Out-Law News | 16 May 2012 | 3:11 pm | 2 min. read

Companies could have to pay out more than £100 billion to make up pension scheme deficits over the next three years, according to new research.

In its third annual survey of more than 170 trustees and pension professionals, risk management company Pension Corporation found that 37% of trustees expected to negotiate an increase in contributions from their schemes' sponsors, with half of those seeking more than a 10% increase. Almost half of all trustees expected funding levels to have fallen since the scheme's last valuation.

Despite pension schemes receiving more than £80bn in deficit reduction payments from their sponsor employers over the last three years, Pensions Corporation said that its research showed that deficits had not decreased in reality. "Employer contributions have mostly been used to compensate for further underperformance of assets against liabilities, with little progress being made to reduce deficits," it said.

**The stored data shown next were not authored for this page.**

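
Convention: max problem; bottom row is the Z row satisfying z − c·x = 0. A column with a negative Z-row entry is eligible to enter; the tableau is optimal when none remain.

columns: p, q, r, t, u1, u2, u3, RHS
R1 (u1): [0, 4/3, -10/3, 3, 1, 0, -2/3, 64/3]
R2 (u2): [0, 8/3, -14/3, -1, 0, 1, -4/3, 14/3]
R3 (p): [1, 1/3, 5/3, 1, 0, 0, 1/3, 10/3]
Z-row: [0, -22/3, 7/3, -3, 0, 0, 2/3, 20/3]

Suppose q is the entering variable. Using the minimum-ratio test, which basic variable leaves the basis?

Column q entries and ratios — u1: (64/3)/(4/3) = 16; u2: (14/3)/(8/3) = 7/4; p: (10/3)/(1/3) = 10.
Smallest ratio is 7/4 in the row of u2, so u2 leaves.

u2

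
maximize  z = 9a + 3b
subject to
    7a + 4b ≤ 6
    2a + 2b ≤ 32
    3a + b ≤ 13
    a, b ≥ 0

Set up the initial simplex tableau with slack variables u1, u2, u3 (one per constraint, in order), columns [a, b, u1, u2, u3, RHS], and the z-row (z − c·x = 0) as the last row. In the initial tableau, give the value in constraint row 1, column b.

4

Constraint 1 has coefficient 4 on b.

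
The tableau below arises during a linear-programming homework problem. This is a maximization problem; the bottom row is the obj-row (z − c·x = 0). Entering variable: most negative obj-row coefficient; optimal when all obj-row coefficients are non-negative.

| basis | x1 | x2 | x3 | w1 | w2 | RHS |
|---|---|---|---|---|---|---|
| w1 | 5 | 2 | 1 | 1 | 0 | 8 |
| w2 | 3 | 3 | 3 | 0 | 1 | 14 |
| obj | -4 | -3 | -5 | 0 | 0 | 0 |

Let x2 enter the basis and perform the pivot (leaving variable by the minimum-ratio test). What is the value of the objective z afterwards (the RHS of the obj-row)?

12

Ratio test on column x2 — row 1: 8/2 = 4; row 2: 14/3 = 14/3. Minimum is 4 at row 1 (w1 leaves); pivot element 2.
Pivot on row 1; the obj-row RHS becomes 0 − (-3)·4 = 12.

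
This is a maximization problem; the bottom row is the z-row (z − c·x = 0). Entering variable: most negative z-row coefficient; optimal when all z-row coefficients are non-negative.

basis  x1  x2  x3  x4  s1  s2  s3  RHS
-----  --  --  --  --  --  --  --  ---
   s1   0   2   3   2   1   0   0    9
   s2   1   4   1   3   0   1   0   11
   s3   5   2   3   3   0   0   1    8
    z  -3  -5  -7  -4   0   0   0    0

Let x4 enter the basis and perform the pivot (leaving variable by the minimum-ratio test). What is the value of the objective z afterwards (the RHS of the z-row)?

32/3

Ratio test on column x4 — row 1: 9/2 = 9/2; row 2: 11/3 = 11/3; row 3: 8/3 = 8/3. Minimum is 8/3 at row 3 (s3 leaves); pivot element 3.
Pivot on row 3; the z-row RHS becomes 0 − (-4)·(8/3) = 32/3.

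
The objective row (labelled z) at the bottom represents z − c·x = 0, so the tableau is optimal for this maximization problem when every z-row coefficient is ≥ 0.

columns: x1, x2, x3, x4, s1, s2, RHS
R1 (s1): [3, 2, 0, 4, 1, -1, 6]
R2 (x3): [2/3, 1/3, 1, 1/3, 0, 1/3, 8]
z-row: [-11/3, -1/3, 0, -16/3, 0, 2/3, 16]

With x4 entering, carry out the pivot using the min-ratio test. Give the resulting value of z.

24

Ratio test on column x4 — row 1: 6/4 = 3/2; row 2: 8/(1/3) = 24. Minimum is 3/2 at row 1 (s1 leaves); pivot element 4.
Pivot on row 1; the z-row RHS becomes 16 − (-16/3)·(3/2) = 24.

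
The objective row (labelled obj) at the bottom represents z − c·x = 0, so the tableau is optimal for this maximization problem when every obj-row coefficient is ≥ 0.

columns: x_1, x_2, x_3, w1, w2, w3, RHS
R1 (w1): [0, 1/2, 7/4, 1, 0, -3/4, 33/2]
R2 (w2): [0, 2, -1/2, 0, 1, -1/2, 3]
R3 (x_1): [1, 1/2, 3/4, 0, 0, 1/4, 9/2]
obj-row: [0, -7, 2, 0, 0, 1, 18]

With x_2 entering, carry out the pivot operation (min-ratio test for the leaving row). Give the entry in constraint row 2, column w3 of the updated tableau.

-1/4

Ratio test on column x_2 — row 1: (33/2)/(1/2) = 33; row 2: 3/2 = 3/2; row 3: (9/2)/(1/2) = 9. Minimum is 3/2 at row 2 (w2 leaves); pivot element 2.
Divide row 2 by 2; eliminate column x_2 from the other rows.
In the new row 2, the w3 entry is the old entry divided by the pivot: (-1/2)/2 = -1/4.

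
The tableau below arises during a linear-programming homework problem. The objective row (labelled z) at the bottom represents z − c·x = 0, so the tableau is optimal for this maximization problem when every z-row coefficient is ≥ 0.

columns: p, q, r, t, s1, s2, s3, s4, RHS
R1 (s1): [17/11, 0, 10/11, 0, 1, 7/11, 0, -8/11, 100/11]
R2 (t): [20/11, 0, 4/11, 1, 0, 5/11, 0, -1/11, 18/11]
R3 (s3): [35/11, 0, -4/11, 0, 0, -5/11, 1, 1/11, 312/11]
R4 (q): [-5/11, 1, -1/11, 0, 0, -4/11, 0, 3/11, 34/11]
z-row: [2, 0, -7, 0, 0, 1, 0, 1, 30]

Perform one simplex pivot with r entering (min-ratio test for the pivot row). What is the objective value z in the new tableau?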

Trustees are required by law to ensure that a pension scheme has "sufficient and appropriate assets to cover its technical provisions". They must obtain a written valuation of assets and technical provisions each year, although full valuations need only be done once every three years if actuarial reports are obtained for the intervening years.

David Collinson at Pension Corporation said that a combination of misguided legislation, poor investment performance and the overall economic environment had "combined to create a perfect storm" in the pensions sector.

"The report confirms that defined benefit occupational pension schemes are still struggling with funding," said pension law expert Simon Tyler of Pinsent Masons, the law firm behind Out-Law.com. "This is frustrating for employers who have already diverted money from their businesses to their pension schemes to try to plug deficits."

Last month the Pensions Regulator issued new guidance indicating that it expected employers to carry on funding schemes in accordance with plans already in place unless there had been a change in the company's ability to pay. The regulator warned that although it would give struggling companies "greater breathing space", it expected employers who were "substantially underfunding" their pension schemes despite being able to afford higher contributions to use cash they had set aside for other purposes, such as capital expenditure or making dividend payments, to make up the difference.

The Pension Corporation said that this could amount to UK companies putting 13% of their cash holdings towards pension scheme deficits.

"The Government talks of introducing a 'defined ambition' pension system," said Collinson. "The reality for many members of private sector DB schemes is that this is exactly where they are today. What many in the pension system fail to realise – or worse are afraid to say – is that those members who hope to start drawing their pension in the next few years or decades will not necessarily be getting what they were promised today."

Industry body the National Association of Pension Funds (NAPF) has claimed that the combined value of the final salary and other defined benefit schemes it monitors has dropped by a further £90bn since the Government began its second wave of quantitative easing (QE) last October. Defined benefit schemes promise a set level of pension once an employee reaches retirement age no matter what happens to the value of the underlying investment, and are particularly affected by QE because they tend to invest heavily in Government 'gilts', or securities.

The majority of the extra money generated by the QE process has been used to buy gilts, pushing up their prices and resulting in the 'yield' – or return – on those gilts falling as a percentage of the price. Lower gilt yields and long-term interest rates also affect a formula known as the 'discount rate', which is used by a pension scheme actuary to calculate the cost of providing all the benefits currently promised during the scheme's regular valuations.